Submitted Review
Heather B. Swann
To actually freely visit a show again, namely Heather B. Swann’s, ‘Feeler’ we can embrace the luxury of looking again. We can remind ourselves the viewer is granted the utmost indulgence when visiting a gallery.
‘We can remind ourselves the viewer is granted the utmost indulgence when visiting a gallery.’
I’d like to even predict the words Charles Baudelaire provocatively declared, that sculpture was ‘tiresome… as it exhibited too many surfaces at once’, would today be rebuked had he experienced life amid Covid-19 or the overwhelming online exhibition world. As to experience Swann’s sculptures in the flesh, in particular ‘Peripherique’ we are granted luxurious freedom, not boredom, to take charge away from the artist, to choose a hundred different points of view as we move around gloriously discombobulated. Under, over, between, above, below, all possibilities, all inviting multiple perspectives and questioning. Was this piece borne from a mythical fever dream with its tumble weed sensibility and antennae appendage protruding from the eye cavity? Is the surface intentionally dematerialised as it is encased within a glowing non-colour surface?

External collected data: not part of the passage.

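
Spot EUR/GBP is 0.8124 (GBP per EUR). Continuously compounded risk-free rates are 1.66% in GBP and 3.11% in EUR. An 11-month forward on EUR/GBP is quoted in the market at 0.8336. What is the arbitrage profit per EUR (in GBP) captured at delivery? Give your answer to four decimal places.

0.0319 per EUR (in GBP)

Fair forward: F* = S·e^(carry·T), with carry = (r_GBP − r_EUR) = 0.0166 − 0.0311 = -0.0145
F* = 0.8124 · e^(-0.0145 × 11/12) = 0.8124 · e^-0.013292 = 0.8124 × 0.986796 = 0.8017
Market 0.8336 > fair 0.8017: forward overpriced → cash-and-carry (buy spot, short the forward).
At maturity, profit = |F_mkt − F*| = |0.8336 − 0.8017| = 0.0319 per EUR (in GBP)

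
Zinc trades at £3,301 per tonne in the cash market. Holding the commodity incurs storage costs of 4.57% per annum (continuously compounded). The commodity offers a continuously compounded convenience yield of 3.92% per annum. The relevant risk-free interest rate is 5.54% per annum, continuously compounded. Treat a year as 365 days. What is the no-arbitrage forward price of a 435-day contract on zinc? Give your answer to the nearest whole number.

£3,554 per tonne

Net carry = r + u − y = 0.0554 + 0.0457 − 0.0392 = 0.0619
F = S·e^((r+u−y)T) = 3301 · e^(0.0619 × 435/365) = 3301 · e^0.073771
= 3301 × 1.076560 = £3,554 per tonne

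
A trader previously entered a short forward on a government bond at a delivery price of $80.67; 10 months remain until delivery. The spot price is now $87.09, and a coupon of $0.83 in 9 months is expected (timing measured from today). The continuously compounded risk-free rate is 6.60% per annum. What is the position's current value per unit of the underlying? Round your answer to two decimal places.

-$9.95

PV(remaining coupons) I = 0.83·e^(−0.0660·9/12) = 0.7899
Current forward F = (S − I)·e^(rT) = (87.09 − 0.7899)·e^(0.0660·10/12) = 86.3001 × 1.056541 = 91.1796
Value (long) = (F − K)·e^(−rT) = (91.1796 − 80.67) × 0.946485 = 9.9472
Short position value = −(long value) = -$9.95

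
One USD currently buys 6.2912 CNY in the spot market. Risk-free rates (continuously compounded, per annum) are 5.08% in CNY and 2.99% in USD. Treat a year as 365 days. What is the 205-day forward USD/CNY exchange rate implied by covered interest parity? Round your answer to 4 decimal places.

F = S·e^((r_CNY − r_USD)T) = 6.2912 · e^((0.0508 − 0.0299) × 205/365)
= 6.2912 · e^0.011738 = 6.2912 × 1.011807
F = 6.3655 CNY per USD

6.3655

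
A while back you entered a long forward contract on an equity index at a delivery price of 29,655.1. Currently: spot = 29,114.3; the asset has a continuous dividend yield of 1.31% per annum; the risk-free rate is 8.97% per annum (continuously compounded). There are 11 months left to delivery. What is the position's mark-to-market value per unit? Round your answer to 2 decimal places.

1452.51

Current fair forward for the remaining 11 months: F = S·e^((r − q)·T), (r − q) = 0.0897 − 0.0131 = 0.0766
F = 29114.3 · e^(0.0766 × 11/12) = 29114.3 × 1.07274058 = 31232.0911
Value of long forward = (F − K)·e^(−rT) = (31232.0911 − 29655.1) · e^(−0.0897·11/12)
= 1576.9911 × 0.92106470 = 1452.51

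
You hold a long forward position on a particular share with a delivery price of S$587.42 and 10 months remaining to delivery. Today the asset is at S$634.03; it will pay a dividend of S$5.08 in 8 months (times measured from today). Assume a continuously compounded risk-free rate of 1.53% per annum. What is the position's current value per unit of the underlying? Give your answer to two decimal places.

PV(remaining dividends) I = 5.08·e^(−0.0153·8/12) = 5.0284
Current forward F = (S − I)·e^(rT) = (634.03 − 5.0284)·e^(0.0153·10/12) = 629.0016 × 1.012832 = 637.0729
Value (long) = (F − K)·e^(−rT) = (637.0729 − 587.42) × 0.987331 = 49.0238
Value = S$49.02

S$49.02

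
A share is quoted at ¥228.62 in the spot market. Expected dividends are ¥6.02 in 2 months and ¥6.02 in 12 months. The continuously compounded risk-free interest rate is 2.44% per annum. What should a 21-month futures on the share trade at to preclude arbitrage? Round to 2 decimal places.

¥226.21

PV(dividends) I = 6.02·e^(−0.0244·2/12) + 6.02·e^(−0.0244·12/12)
I = 5.9956 + 5.8749 = 11.8705
F = (S − I)·e^(rT) = (228.62 − 11.8705) · e^(0.0244·21/12)
= 216.7495 · e^0.042700 = 216.7495 × 1.043625 = ¥226.21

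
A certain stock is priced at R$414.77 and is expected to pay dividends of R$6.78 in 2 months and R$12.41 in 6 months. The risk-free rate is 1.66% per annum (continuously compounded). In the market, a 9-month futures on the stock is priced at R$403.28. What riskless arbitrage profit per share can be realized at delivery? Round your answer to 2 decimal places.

PV(dividends) I = 6.78·e^(−0.0166·2/12) + 12.41·e^(−0.0166·6/12) = 19.0687
Fair futures F* = (S − I)·e^(rT) = (414.77 − 19.0687)·e^0.012450 = 395.7013 × 1.012528 = 400.6586
Market R$403.28 > fair 400.6586: forward overpriced → cash-and-carry (borrow at r, buy the stock and collect the dividends, short the forward).
Profit at T = |F_mkt − F*| = |403.28 − 400.6586| = R$2.62 per share

R$2.62 per share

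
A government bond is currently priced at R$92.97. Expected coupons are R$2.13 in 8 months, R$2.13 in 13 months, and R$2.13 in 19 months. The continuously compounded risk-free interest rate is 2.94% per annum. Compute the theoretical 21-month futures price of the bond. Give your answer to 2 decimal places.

PV(coupons) I = 2.13·e^(−0.0294·8/12) + 2.13·e^(−0.0294·13/12) + 2.13·e^(−0.0294·19/12)
I = 2.0887 + 2.0632 + 2.0331 = 6.1850
F = (S − I)·e^(rT) = (92.97 − 6.1850) · e^(0.0294·21/12)
= 86.7850 · e^0.051450 = 86.7850 × 1.052797 = R$91.37

R$91.37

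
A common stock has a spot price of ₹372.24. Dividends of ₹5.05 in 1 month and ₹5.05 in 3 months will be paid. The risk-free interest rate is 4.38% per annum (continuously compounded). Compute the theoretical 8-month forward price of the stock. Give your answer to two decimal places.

₹372.95

PV(dividends) I = 5.05·e^(−0.0438·1/12) + 5.05·e^(−0.0438·3/12)
I = 5.0316 + 4.9950 = 10.0266
F = (S − I)·e^(rT) = (372.24 − 10.0266) · e^(0.0438·8/12)
= 362.2134 · e^0.029200 = 362.2134 × 1.029630 = ₹372.95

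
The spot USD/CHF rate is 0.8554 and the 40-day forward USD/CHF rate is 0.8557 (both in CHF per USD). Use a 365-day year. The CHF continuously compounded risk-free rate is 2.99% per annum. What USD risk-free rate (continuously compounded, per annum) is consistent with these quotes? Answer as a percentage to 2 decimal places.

2.67%

F = S·e^((r_CHF − r_USD)T) ⇒ r_USD = r_CHF − ln(F/S)/T
ln(0.8557/0.8554) = 0.000351; /(40/365) = 0.003203
r_USD = 0.0299 − 0.003203 = 0.026697
r_USD = 2.67%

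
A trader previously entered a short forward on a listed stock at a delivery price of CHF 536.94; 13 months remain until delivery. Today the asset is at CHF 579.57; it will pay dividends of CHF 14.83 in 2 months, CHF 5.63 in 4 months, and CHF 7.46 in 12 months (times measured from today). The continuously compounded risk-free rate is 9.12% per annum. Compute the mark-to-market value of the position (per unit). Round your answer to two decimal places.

PV(remaining dividends) I = 14.83·e^(−0.0912·2/12) + 5.63·e^(−0.0912·4/12) + 7.46·e^(−0.0912·12/12) = 26.8775
Current forward F = (S − I)·e^(rT) = (579.57 − 26.8775)·e^(0.0912·13/12) = 552.6925 × 1.103846 = 610.0874
Value (long) = (F − K)·e^(−rT) = (610.0874 − 536.94) × 0.905924 = 66.2660
Short position value = −(long value) = -CHF 66.27

-CHF 66.27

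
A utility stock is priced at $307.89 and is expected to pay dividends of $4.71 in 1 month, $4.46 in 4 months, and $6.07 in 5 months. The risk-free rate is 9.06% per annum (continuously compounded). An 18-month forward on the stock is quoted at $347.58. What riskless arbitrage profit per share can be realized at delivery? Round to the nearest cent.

$11.88 per share

PV(dividends) I = 4.71·e^(−0.0906·1/12) + 4.46·e^(−0.0906·4/12) + 6.07·e^(−0.0906·5/12) = 14.8470
Fair forward F* = (S − I)·e^(rT) = (307.89 − 14.8470)·e^0.135900 = 293.0430 × 1.145567 = 335.7004
Market $347.58 > fair 335.7004: forward overpriced → cash-and-carry (borrow at r, buy the stock and collect the dividends, short the forward).
Profit at T = |F_mkt − F*| = |347.58 − 335.7004| = $11.88 per share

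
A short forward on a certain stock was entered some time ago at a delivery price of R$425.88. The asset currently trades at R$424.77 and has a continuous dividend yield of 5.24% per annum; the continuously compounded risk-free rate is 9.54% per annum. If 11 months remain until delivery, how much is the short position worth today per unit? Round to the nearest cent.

Current fair forward for the remaining 11 months: F = S·e^((r − q)·T), (r − q) = 0.0954 − 0.0524 = 0.0430
F = 424.77 · e^(0.0430 × 11/12) = 424.77 × 1.040204 = 441.8475
Value of long forward = (F − K)·e^(−rT) = (441.8475 − 425.88) · e^(−0.0954·11/12)
= 15.9675 × 0.916265 = 14.63
Short position value = −(long value) = -R$14.63

-R$14.63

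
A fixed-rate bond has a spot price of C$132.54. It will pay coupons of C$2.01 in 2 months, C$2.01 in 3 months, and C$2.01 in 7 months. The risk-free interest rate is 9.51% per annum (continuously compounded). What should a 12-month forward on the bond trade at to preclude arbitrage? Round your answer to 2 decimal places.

PV(coupons) I = 2.01·e^(−0.0951·2/12) + 2.01·e^(−0.0951·3/12) + 2.01·e^(−0.0951·7/12)
I = 1.9784 + 1.9628 + 1.9015 = 5.8427
F = (S − I)·e^(rT) = (132.54 − 5.8427) · e^(0.0951·12/12)
= 126.6973 · e^0.095100 = 126.6973 × 1.099769 = C$139.34

C$139.34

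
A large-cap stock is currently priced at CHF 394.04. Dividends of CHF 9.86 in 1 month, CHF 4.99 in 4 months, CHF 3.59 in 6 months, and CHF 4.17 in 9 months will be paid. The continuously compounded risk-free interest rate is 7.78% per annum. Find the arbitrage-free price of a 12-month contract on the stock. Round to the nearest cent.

PV(dividends) I = 9.86·e^(−0.0778·1/12) + 4.99·e^(−0.0778·4/12) + 3.59·e^(−0.0778·6/12) + 4.17·e^(−0.0778·9/12)
I = 9.7963 + 4.8623 + 3.4530 + 3.9336 = 22.0452
F = (S − I)·e^(rT) = (394.04 − 22.0452) · e^(0.0778·12/12)
= 371.9948 · e^0.077800 = 371.9948 × 1.080906 = CHF 402.09

CHF 402.09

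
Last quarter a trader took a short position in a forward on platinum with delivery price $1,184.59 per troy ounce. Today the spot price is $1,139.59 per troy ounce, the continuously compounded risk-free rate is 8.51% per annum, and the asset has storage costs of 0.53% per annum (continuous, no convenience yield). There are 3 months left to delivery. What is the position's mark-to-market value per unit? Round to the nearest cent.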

And, to glance around Swann’s show the intrigue doesn’t just hover over her immaculately crafted sculptures. Her drawings also punch you in the face with their mostly suprematist colour palette of red-black-white. Instantly stomping a flash of Malevich, but then with a delicate closer inspection we see whispers of Bourgeois by the intricate tendril fingers, or the whimsical leggy typography and embedded text ‘I thought about you twice, nothing else’, can easily hint towards Emin’s poetic prose.
Heather B. Swann’s show reminds us why we need to be attending galleries again. Her intimate pieces move us away from screen scanning to instead trigger real emotions and fond art history moments enabling a sensory viewing experience. One that a virtual viewing can’t yet match.